Zeno’s Conscience: quotes (7)

He reproached me for two other things: my absentmindedness and my tendency to laugh at the most serious matters. When it came to absentmindedness, he differed from me because he kept a little notebook in which he jotted down everything he wanted to remember, reviewing its pages several times daily. In this way he thought he had overcome his ailment and didn’t suffer from it anymore. He imposed that notebook method also on me, but in mine I jotted down nothing except a few last cigarettes.

As for my contempt for serious matters, I believe his great defect was to consider serious too many things in this world. Here is an example: When, after having transferred from the study of law to that of chemistry, I sought his permission to return to the former, he said to me amiably: “The fact remains that you are certifiably crazy.”

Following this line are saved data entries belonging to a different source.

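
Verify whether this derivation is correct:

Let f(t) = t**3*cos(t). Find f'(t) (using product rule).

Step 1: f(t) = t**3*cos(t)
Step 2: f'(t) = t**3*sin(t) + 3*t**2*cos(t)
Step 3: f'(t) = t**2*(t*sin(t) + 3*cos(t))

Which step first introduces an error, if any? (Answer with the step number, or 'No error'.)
Step 2

Step 2 is incorrect due to a sign flip.
The step shows: t**3*sin(t) + 3*t**2*cos(t)
The correct value should be: -t**3*sin(t) + 3*t**2*cos(t)

Explanation: The sign of one term was flipped: the term -t**3*sin(t) was incorrectly written as t**3*sin(t)
The later steps are derived from this incorrect expression, so the error originates in Step 2.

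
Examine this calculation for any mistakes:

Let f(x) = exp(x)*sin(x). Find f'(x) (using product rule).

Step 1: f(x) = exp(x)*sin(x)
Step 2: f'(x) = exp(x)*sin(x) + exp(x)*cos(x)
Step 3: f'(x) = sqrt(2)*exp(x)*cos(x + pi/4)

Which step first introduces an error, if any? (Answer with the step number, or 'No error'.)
Step 3

Step 3 is incorrect due to a wrong trig function.
The step shows: sqrt(2)*exp(x)*cos(x + pi/4)
The correct value should be: sqrt(2)*exp(x)*sin(x + pi/4)

Explanation: sin(x + pi/4) was incorrectly written as cos(x + pi/4): the term sqrt(2)*exp(x)*sin(x + pi/4) was incorrectly written as sqrt(2)*exp(x)*cos(x + pi/4)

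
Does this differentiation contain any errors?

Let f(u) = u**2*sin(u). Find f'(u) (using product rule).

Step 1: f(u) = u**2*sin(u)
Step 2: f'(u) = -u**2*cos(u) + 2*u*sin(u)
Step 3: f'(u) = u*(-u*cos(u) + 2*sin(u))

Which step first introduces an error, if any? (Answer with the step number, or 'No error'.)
Step 2

Step 2 is incorrect due to a sign flip.
The step shows: -u**2*cos(u) + 2*u*sin(u)
The correct value should be: u**2*cos(u) + 2*u*sin(u)

Explanation: The sign of one term was flipped: the term u**2*cos(u) was incorrectly written as -u**2*cos(u)
The later steps are derived from this incorrect expression, so the error originates in Step 2.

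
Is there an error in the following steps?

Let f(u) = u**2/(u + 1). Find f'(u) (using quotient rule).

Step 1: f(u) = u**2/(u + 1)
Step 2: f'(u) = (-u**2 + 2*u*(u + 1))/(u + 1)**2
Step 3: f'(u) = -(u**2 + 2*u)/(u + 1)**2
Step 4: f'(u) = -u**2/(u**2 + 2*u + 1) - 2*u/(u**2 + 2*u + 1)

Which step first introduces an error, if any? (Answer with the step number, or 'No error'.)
Step 3

Step 3 is incorrect due to a sign flip.
The step shows: -(u**2 + 2*u)/(u + 1)**2
The correct value should be: (u**2 + 2*u)/(u + 1)**2

Explanation: The sign of the whole expression was flipped: the term (u**2 + 2*u)/(u + 1)**2 was incorrectly written as -(u**2 + 2*u)/(u + 1)**2
The later steps are derived from this incorrect expression, so the error originates in Step 3.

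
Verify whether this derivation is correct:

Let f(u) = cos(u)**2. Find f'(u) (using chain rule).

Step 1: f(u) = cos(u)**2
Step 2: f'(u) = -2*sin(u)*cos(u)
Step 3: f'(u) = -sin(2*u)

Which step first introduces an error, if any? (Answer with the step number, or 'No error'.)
No error

All steps in this derivation are correct.
The final answer f'(u) = -sin(2*u) is valid.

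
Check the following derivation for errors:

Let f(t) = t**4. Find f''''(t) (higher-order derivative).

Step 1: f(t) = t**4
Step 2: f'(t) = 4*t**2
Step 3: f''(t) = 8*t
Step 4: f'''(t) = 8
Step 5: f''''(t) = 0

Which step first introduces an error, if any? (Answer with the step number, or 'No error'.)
Step 2

Step 2 is incorrect due to a wrong exponent.
The step shows: 4*t**2
The correct value should be: 4*t**3

Explanation: The exponent 3 on t was incorrectly written as 2: the term 4*t**3 was incorrectly written as 4*t**2
The later steps are derived from this incorrect expression, so the error originates in Step 2.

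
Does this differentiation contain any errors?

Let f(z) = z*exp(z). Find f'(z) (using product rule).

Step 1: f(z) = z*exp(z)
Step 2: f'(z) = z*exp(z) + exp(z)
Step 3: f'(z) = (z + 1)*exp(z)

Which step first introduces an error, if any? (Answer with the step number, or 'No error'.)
No error

All steps in this derivation are correct.
The final answer f'(z) = (z + 1)*exp(z) is valid.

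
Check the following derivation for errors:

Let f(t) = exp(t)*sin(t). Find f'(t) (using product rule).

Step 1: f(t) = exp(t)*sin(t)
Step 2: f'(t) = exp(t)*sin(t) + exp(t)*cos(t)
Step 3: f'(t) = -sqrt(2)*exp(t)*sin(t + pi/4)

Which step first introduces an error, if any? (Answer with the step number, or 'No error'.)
Step 3

Step 3 is incorrect due to a sign flip.
The step shows: -sqrt(2)*exp(t)*sin(t + pi/4)
The correct value should be: sqrt(2)*exp(t)*sin(t + pi/4)

Explanation: The sign of the whole expression was flipped: the term sqrt(2)*exp(t)*sin(t + pi/4) was incorrectly written as -sqrt(2)*exp(t)*sin(t + pi/4)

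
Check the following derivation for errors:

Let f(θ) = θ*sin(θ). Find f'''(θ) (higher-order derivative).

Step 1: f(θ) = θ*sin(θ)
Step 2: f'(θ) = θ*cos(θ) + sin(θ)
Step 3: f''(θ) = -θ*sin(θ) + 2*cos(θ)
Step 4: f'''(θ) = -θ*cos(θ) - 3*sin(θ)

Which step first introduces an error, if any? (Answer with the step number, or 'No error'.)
No error

All steps in this derivation are correct.
The final answer f'''(θ) = -θ*cos(θ) - 3*sin(θ) is valid.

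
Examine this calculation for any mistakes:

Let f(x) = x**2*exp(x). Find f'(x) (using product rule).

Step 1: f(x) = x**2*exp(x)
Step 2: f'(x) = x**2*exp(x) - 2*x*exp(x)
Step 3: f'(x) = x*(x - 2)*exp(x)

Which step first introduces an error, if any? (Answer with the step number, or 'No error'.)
Step 2

Step 2 is incorrect due to a sign flip.
The step shows: x**2*exp(x) - 2*x*exp(x)
The correct value should be: x**2*exp(x) + 2*x*exp(x)

Explanation: The sign of one term was flipped: the term 2*x*exp(x) was incorrectly written as -2*x*exp(x)
The later steps are derived from this incorrect expression, so the error originates in Step 2.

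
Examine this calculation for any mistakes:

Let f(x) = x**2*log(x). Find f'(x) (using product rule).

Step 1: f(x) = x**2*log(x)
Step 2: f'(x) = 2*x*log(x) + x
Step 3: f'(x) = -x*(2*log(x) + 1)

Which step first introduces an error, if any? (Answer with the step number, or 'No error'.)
Step 3

Step 3 is incorrect due to a sign flip.
The step shows: -x*(2*log(x) + 1)
The correct value should be: x*(2*log(x) + 1)

Explanation: The sign of the whole expression was flipped: the term x*(2*log(x) + 1) was incorrectly written as -x*(2*log(x) + 1)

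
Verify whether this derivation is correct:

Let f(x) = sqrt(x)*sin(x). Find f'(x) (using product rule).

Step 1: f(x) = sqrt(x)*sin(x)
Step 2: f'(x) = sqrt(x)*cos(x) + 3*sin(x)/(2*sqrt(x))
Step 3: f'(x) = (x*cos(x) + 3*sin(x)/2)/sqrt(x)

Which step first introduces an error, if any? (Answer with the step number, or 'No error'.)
Step 2

Step 2 is incorrect due to a wrong coefficient.
The step shows: sqrt(x)*cos(x) + 3*sin(x)/(2*sqrt(x))
The correct value should be: sqrt(x)*cos(x) + sin(x)/(2*sqrt(x))

Explanation: The coefficient 1/2 was incorrectly written as 3/2: the term sin(x)/(2*sqrt(x)) was incorrectly written as 3*sin(x)/(2*sqrt(x))
The later steps are derived from this incorrect expression, so the error originates in Step 2.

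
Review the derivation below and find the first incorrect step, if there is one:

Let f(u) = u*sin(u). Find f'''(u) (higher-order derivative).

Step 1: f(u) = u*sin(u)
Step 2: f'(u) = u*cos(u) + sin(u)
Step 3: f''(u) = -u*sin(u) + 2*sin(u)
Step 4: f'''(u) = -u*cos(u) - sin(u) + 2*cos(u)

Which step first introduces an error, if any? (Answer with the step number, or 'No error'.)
Step 3

Step 3 is incorrect due to a wrong trig function.
The step shows: -u*sin(u) + 2*sin(u)
The correct value should be: -u*sin(u) + 2*cos(u)

Explanation: cos(u) was incorrectly written as sin(u): the term 2*cos(u) was incorrectly written as 2*sin(u)
The later steps are derived from this incorrect expression, so the error originates in Step 3.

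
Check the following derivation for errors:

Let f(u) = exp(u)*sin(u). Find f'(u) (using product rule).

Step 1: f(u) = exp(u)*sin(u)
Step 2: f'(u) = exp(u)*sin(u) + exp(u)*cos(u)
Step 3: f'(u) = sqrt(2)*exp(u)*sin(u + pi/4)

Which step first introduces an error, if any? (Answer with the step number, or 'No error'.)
No error

All steps in this derivation are correct.
The final answer f'(u) = sqrt(2)*exp(u)*sin(u + pi/4) is valid.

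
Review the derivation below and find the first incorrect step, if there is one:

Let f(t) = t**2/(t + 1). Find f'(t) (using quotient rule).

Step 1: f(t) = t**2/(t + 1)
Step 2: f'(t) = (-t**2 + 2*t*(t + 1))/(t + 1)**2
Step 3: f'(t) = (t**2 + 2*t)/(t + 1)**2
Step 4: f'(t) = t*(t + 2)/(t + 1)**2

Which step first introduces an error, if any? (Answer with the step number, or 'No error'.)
No error

All steps in this derivation are correct.
The final answer f'(t) = t*(t + 2)/(t + 1)**2 is valid.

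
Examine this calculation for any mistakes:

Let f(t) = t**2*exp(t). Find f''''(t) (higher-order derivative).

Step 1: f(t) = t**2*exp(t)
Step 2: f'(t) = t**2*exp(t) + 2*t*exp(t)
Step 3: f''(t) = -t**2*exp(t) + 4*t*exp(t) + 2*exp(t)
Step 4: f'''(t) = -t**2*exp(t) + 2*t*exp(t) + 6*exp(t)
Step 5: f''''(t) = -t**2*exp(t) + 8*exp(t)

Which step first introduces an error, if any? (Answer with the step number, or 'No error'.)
Step 3

Step 3 is incorrect due to a sign flip.
The step shows: -t**2*exp(t) + 4*t*exp(t) + 2*exp(t)
The correct value should be: t**2*exp(t) + 4*t*exp(t) + 2*exp(t)

Explanation: The sign of one term was flipped: the term t**2*exp(t) was incorrectly written as -t**2*exp(t)
The later steps are derived from this incorrect expression, so the error originates in Step 3.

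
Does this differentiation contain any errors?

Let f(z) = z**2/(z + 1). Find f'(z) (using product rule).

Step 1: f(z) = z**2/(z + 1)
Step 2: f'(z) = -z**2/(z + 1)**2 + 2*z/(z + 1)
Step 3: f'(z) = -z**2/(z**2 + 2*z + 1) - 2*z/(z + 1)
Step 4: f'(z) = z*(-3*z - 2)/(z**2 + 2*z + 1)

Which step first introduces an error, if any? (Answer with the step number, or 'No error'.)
Step 3

Step 3 is incorrect due to a sign flip.
The step shows: -z**2/(z**2 + 2*z + 1) - 2*z/(z + 1)
The correct value should be: -z**2/(z**2 + 2*z + 1) + 2*z/(z + 1)

Explanation: The sign of one term was flipped: the term 2*z/(z + 1) was incorrectly written as -2*z/(z + 1)
The later steps are derived from this incorrect expression, so the error originates in Step 3.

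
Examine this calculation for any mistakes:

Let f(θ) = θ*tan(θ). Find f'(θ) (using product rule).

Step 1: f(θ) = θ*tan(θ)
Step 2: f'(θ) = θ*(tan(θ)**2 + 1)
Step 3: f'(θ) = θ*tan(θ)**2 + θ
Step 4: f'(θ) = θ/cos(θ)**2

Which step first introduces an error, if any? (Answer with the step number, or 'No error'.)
Step 2

Step 2 is incorrect due to a dropped term.
The step shows: θ*(tan(θ)**2 + 1)
The correct value should be: θ*(tan(θ)**2 + 1) + tan(θ)

Explanation: A term was dropped: the term tan(θ) was incorrectly omitted
The later steps are derived from this incorrect expression, so the error originates in Step 2.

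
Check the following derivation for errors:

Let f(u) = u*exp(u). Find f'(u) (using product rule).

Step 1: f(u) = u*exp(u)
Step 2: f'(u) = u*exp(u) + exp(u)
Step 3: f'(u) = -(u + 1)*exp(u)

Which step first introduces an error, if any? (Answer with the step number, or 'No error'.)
Step 3

Step 3 is incorrect due to a sign flip.
The step shows: -(u + 1)*exp(u)
The correct value should be: (u + 1)*exp(u)

Explanation: The sign of the whole expression was flipped: the term (u + 1)*exp(u) was incorrectly written as -(u + 1)*exp(u)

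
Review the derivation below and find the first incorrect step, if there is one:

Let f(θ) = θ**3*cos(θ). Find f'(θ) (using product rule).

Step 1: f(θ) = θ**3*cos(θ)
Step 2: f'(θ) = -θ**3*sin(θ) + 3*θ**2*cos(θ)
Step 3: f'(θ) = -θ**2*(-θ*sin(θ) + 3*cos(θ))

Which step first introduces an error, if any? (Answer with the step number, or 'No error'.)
Step 3

Step 3 is incorrect due to a sign flip.
The step shows: -θ**2*(-θ*sin(θ) + 3*cos(θ))
The correct value should be: θ**2*(-θ*sin(θ) + 3*cos(θ))

Explanation: The sign of the whole expression was flipped: the term θ**2*(-θ*sin(θ) + 3*cos(θ)) was incorrectly written as -θ**2*(-θ*sin(θ) + 3*cos(θ))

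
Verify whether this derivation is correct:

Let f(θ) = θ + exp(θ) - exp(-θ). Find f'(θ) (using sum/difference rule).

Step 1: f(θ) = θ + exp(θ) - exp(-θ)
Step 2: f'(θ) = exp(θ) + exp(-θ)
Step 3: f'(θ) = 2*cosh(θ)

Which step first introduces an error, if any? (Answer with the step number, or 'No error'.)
Step 2

Step 2 is incorrect due to a dropped term.
The step shows: exp(θ) + exp(-θ)
The correct value should be: exp(θ) + 1 + exp(-θ)

Explanation: A term was dropped: the term 1 was incorrectly omitted
The later steps are derived from this incorrect expression, so the error originates in Step 2.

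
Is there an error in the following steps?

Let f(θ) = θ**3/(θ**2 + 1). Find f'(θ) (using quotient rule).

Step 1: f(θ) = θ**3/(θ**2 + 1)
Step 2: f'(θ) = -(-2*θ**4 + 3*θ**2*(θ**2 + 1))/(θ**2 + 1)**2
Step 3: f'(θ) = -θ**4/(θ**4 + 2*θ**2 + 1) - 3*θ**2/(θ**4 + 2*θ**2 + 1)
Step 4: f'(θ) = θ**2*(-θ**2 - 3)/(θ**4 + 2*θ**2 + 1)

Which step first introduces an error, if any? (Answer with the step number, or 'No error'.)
Step 2

Step 2 is incorrect due to a sign flip.
The step shows: -(-2*θ**4 + 3*θ**2*(θ**2 + 1))/(θ**2 + 1)**2
The correct value should be: (-2*θ**4 + 3*θ**2*(θ**2 + 1))/(θ**2 + 1)**2

Explanation: The sign of the whole expression was flipped: the term (-2*θ**4 + 3*θ**2*(θ**2 + 1))/(θ**2 + 1)**2 was incorrectly written as -(-2*θ**4 + 3*θ**2*(θ**2 + 1))/(θ**2 + 1)**2
The later steps are derived from this incorrect expression, so the error originates in Step 2.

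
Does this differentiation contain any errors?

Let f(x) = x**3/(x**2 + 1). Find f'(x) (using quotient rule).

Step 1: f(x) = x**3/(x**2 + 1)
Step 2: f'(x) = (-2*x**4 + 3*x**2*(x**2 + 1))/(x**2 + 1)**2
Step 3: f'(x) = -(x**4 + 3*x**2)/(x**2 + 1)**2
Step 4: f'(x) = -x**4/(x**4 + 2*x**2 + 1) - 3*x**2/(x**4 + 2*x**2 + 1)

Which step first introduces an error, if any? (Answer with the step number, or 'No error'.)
Step 3

Step 3 is incorrect due to a sign flip.
The step shows: -(x**4 + 3*x**2)/(x**2 + 1)**2
The correct value should be: (x**4 + 3*x**2)/(x**2 + 1)**2

Explanation: The sign of the whole expression was flipped: the term (x**4 + 3*x**2)/(x**2 + 1)**2 was incorrectly written as -(x**4 + 3*x**2)/(x**2 + 1)**2
The later steps are derived from this incorrect expression, so the error originates in Step 3.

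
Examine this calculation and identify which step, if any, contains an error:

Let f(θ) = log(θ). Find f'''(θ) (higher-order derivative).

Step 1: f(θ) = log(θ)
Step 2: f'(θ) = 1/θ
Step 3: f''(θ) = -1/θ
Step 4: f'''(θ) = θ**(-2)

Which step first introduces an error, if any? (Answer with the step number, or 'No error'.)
Step 3

Step 3 is incorrect due to a wrong exponent.
The step shows: -1/θ
The correct value should be: -1/θ**2

Explanation: The exponent -2 on θ was incorrectly written as -1: the term -1/θ**2 was incorrectly written as -1/θ
The later steps are derived from this incorrect expression, so the error originates in Step 3.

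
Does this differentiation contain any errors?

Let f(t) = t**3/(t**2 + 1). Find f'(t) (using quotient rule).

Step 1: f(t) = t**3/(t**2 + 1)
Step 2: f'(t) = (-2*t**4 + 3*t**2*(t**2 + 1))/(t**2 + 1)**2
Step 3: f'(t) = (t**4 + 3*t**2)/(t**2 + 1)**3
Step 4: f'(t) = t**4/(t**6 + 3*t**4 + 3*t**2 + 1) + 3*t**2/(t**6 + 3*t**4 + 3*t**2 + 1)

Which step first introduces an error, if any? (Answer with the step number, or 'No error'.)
Step 3

Step 3 is incorrect due to a wrong exponent.
The step shows: (t**4 + 3*t**2)/(t**2 + 1)**3
The correct value should be: (t**4 + 3*t**2)/(t**2 + 1)**2

Explanation: The exponent -2 on t**2 + 1 was incorrectly written as -3: the term (t**4 + 3*t**2)/(t**2 + 1)**2 was incorrectly written as (t**4 + 3*t**2)/(t**2 + 1)**3
The later steps are derived from this incorrect expression, so the error originates in Step 3.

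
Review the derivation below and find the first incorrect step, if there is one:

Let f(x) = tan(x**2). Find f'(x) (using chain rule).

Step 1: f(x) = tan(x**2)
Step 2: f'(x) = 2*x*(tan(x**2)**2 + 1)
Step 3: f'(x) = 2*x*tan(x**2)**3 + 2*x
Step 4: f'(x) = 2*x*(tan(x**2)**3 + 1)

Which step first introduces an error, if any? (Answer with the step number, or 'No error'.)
Step 3

Step 3 is incorrect due to a wrong exponent.
The step shows: 2*x*tan(x**2)**3 + 2*x
The correct value should be: 2*x*tan(x**2)**2 + 2*x

Explanation: The exponent 2 on tan(x**2) was incorrectly written as 3: the term 2*x*tan(x**2)**2 was incorrectly written as 2*x*tan(x**2)**3
The later steps are derived from this incorrect expression, so the error originates in Step 3.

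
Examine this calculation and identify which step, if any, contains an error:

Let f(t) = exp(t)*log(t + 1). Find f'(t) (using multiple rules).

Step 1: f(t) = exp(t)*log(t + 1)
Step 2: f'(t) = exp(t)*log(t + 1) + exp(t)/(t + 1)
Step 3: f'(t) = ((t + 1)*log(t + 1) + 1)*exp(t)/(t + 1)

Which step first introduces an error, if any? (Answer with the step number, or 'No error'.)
No error

All steps in this derivation are correct.
The final answer f'(t) = ((t + 1)*log(t + 1) + 1)*exp(t)/(t + 1) is valid.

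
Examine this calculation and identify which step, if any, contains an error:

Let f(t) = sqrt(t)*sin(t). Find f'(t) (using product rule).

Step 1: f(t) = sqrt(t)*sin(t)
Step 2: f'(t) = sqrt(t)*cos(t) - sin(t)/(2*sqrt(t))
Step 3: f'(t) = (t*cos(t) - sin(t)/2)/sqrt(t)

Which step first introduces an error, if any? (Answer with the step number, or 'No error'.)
Step 2

Step 2 is incorrect due to a sign flip.
The step shows: sqrt(t)*cos(t) - sin(t)/(2*sqrt(t))
The correct value should be: sqrt(t)*cos(t) + sin(t)/(2*sqrt(t))

Explanation: The sign of one term was flipped: the term sin(t)/(2*sqrt(t)) was incorrectly written as -sin(t)/(2*sqrt(t))
The later steps are derived from this incorrect expression, so the error originates in Step 2.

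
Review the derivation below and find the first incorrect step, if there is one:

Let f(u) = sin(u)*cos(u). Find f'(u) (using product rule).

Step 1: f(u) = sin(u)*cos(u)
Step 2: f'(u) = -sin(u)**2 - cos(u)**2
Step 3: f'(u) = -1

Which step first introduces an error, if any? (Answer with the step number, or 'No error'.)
Step 2

Step 2 is incorrect due to a sign flip.
The step shows: -sin(u)**2 - cos(u)**2
The correct value should be: -sin(u)**2 + cos(u)**2

Explanation: The sign of one term was flipped: the term cos(u)**2 was incorrectly written as -cos(u)**2
The later steps are derived from this incorrect expression, so the error originates in Step 2.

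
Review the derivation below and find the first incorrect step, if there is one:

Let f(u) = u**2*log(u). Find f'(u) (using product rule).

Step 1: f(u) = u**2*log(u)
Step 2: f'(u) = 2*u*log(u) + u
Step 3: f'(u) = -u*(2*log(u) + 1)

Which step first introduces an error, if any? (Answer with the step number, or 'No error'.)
Step 3

Step 3 is incorrect due to a sign flip.
The step shows: -u*(2*log(u) + 1)
The correct value should be: u*(2*log(u) + 1)

Explanation: The sign of the whole expression was flipped: the term u*(2*log(u) + 1) was incorrectly written as -u*(2*log(u) + 1)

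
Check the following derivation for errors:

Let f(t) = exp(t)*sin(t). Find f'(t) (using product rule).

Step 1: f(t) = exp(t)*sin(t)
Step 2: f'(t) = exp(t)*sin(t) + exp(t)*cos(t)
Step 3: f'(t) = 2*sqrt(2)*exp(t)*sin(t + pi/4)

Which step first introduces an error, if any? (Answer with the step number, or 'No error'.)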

I wasn’t in the least offended, and I was so grateful to him for his acquiescence that I thought to reward him by making him laugh. I went to Dr. Canestrini for an examination and a certificate. It wasn’t an easy matter because I had to submit to long and thorough tests. When I was given a clean bill of mental health, I triumphantly carried the document to my father, but he couldn’t laugh at it. In a heartbroken voice, tears in his eyes, he cried: “Ah, you really are crazy.”

And that was my reward for the laborious and innocuous little farce. He never forgave me and so never laughed at it. To persuade a doctor to examine you as a joke? To have a certificate drawn up, as a joke, complete with tax stamps? Madness!

In short, compared with him I represented strength, and at times I think that the disappearance of his weakness, which had strengthened me, was something I felt as a reduction.